Today is ainsley's second birthday!  
The morning started out like this...




...and ended with the first 2 year old spanking! 
(she ran into the street, daring me to chase her as we were getting into the car this morning. that is a deal breaker.)


but by the time we got to the end of the street she was already onto something else.


interesting quotes so far this week:
  • are you a knucklehead? (with all seriousness) yes.
  •  you know you're a jerk right? i'm not a jerk, i'm ainsley rebekah.
  • who loves you? EVERYONE!


we're soon off to a party at celia's so more fun will follow. happy day everyone.

Monday, March 1, 2010

and in other news

this weekend was a pretty full one.  i had a lock in friday night, which i survived without sleep and LOTS of coffee.  it was actually a really good lock in, until we shattered a glass door on the inside of the church!  however, no one was hurt and it was replaced by sunday morning! team awesome ftw! :) 


UPDATE: we also broke a baby gate in the nursery.  best lock in ever.


but because it has been such a week here's some bullet points and a photo. the blog version of three points and a poem.

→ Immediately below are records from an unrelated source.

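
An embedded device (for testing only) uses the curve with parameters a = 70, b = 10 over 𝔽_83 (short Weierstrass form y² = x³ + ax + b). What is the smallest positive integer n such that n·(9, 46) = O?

3

2P: tangent at (9, 46): λ = (3·9² + 70)/(2·46) ≡ 64/9. 9⁻¹ ≡ 37 (mod 83), so λ ≡ 64·37 ≡ 44.
  x = λ² - 9 - 9 = 1936 - 18 ≡ 9; y = λ·(9 - 9) - 46 ≡ 37. → (9, 37)
3P: (9, 37) + (9, 46): same x and y₁ ≡ -y₂, so the sum is O.
3P = O, so the order is 3.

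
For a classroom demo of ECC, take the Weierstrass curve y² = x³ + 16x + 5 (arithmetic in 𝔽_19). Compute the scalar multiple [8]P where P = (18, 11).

Double-and-add on 8 = (1000)₂. Start with P = (18, 11) for the leading 1-bit.
double: tangent at (18, 11): λ = (3·18² + 16)/(2·11) ≡ 0/3. 3⁻¹ ≡ 13 (mod 19), so λ ≡ 0·13 ≡ 0.
  x = λ² - 18 - 18 = 0 - 36 ≡ 2; y = λ·(18 - 2) - 11 ≡ 8. → (2, 8)
double: tangent at (2, 8): λ = (3·2² + 16)/(2·8) ≡ 9/16. 16⁻¹ ≡ 6 (mod 19) since 16·6 = 96 ≡ 1, so λ ≡ 9·6 ≡ 16.
  x = λ² - 2 - 2 = 256 - 4 ≡ 5; y = λ·(2 - 5) - 8 ≡ 1. → (5, 1)
double: tangent at (5, 1): λ = (3·5² + 16)/(2·1) ≡ 15/2. 2⁻¹ ≡ 10 (mod 19) since 2·10 = 20 ≡ 1, so λ ≡ 15·10 ≡ 17.
  x = λ² - 5 - 5 = 289 - 10 ≡ 13; y = λ·(5 - 13) - 1 ≡ 15. → (13, 15)

(13, 15)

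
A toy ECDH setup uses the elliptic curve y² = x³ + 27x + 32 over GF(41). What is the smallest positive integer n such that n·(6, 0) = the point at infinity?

2

2P: (6, 0) + (6, 0): same x and y₁ ≡ -y₂, so the sum is the point at infinity.
2P = the point at infinity, so the order is 2.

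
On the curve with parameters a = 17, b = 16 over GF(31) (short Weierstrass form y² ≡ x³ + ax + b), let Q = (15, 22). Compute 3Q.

(13, 4)

Repeated addition: build up to 3Q.
2Q: tangent at (15, 22): λ = (3·15² + 17)/(2·22) ≡ 10/13. 13⁻¹ ≡ 12 (mod 31), so λ ≡ 10·12 ≡ 27.
  x = λ² - 15 - 15 = 729 - 30 ≡ 17; y = λ·(15 - 17) - 22 ≡ 17. → (17, 17)
3Q: (17, 17) + (15, 22). λ = (22 - 17)/(15 - 17) ≡ 5/29 mod 31. 29⁻¹ ≡ 15 (mod 31), so λ ≡ 13.
  x = λ² - 17 - 15 = 169 - 32 ≡ 13; y = λ·(17 - 13) - 17 ≡ 4. → (13, 4)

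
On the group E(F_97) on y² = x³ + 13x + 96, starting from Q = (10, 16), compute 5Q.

(45, 74)

Repeated addition: build up to 5Q.
2Q: tangent at (10, 16): λ = (3·10² + 13)/(2·16) ≡ 22/32. 32⁻¹ ≡ 94 (mod 97), so λ ≡ 22·94 ≡ 31.
  x = λ² - 10 - 10 = 961 - 20 ≡ 68; y = λ·(10 - 68) - 16 ≡ 29. → (68, 29)
3Q: (68, 29) + (10, 16). λ = (16 - 29)/(10 - 68) ≡ 84/39 mod 97. 39⁻¹ ≡ 5 (mod 97), so λ ≡ 32.
  x = λ² - 68 - 10 = 1024 - 78 ≡ 73; y = λ·(68 - 73) - 29 ≡ 5. → (73, 5)
4Q: (73, 5) + (10, 16). λ = (16 - 5)/(10 - 73) ≡ 11/34 mod 97. 34⁻¹ ≡ 20 (mod 97) since 34·20 = 680 ≡ 1, so λ ≡ 26.
  x = λ² - 73 - 10 = 676 - 83 ≡ 11; y = λ·(73 - 11) - 5 ≡ 55. → (11, 55)
5Q: (11, 55) + (10, 16). λ = (16 - 55)/(10 - 11) ≡ 58/96 mod 97. 96⁻¹ ≡ 96 (mod 97), so λ ≡ 39.
  x = λ² - 11 - 10 = 1521 - 21 ≡ 45; y = λ·(11 - 45) - 55 ≡ 74. → (45, 74)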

  • ainsley sang along in church. she comes to the 8:30 service when she's in lawrence and during a taize alleluia her eyes lit up and she starting singing loudly - al-le-lu-ia, al-le-lu-ia, alle-LU-ia.  i didn't know she knew the song.  it was pretty amazing.
  • j found his wallet - in the pants he was wearing two sunday's ago.
  • j asked ainsley why she was crying (after i told her it was bedtime) and she looked him in the face and said 'i was just pretending dad'.  clearly we are knee deep in the twos.  two-much if you ask me.
  • unc won a basketball game.
  • i came home after the lock-in to find j, maggie, and baby a chasing each other around upstairs and squealing with delight. 
  • ainsley pulled her dresser over, after emptying out all the contents.  
  • we had dinner as a family 5 times in 7 days (which will probably never happen again)
  • ainsley had her first brain freeze.  j gave her some ice cream last night and she ate too much too fast and out of the blue started screaming.  the funniest thing was, she couldn't tell whether to hold her head or put her hands in her mouth. then she's be find and attack the ice cream again, whence another brain freeze would descend.
that's my weekend in a nutshell.  other than the lack of sleep, its been a marvelous one.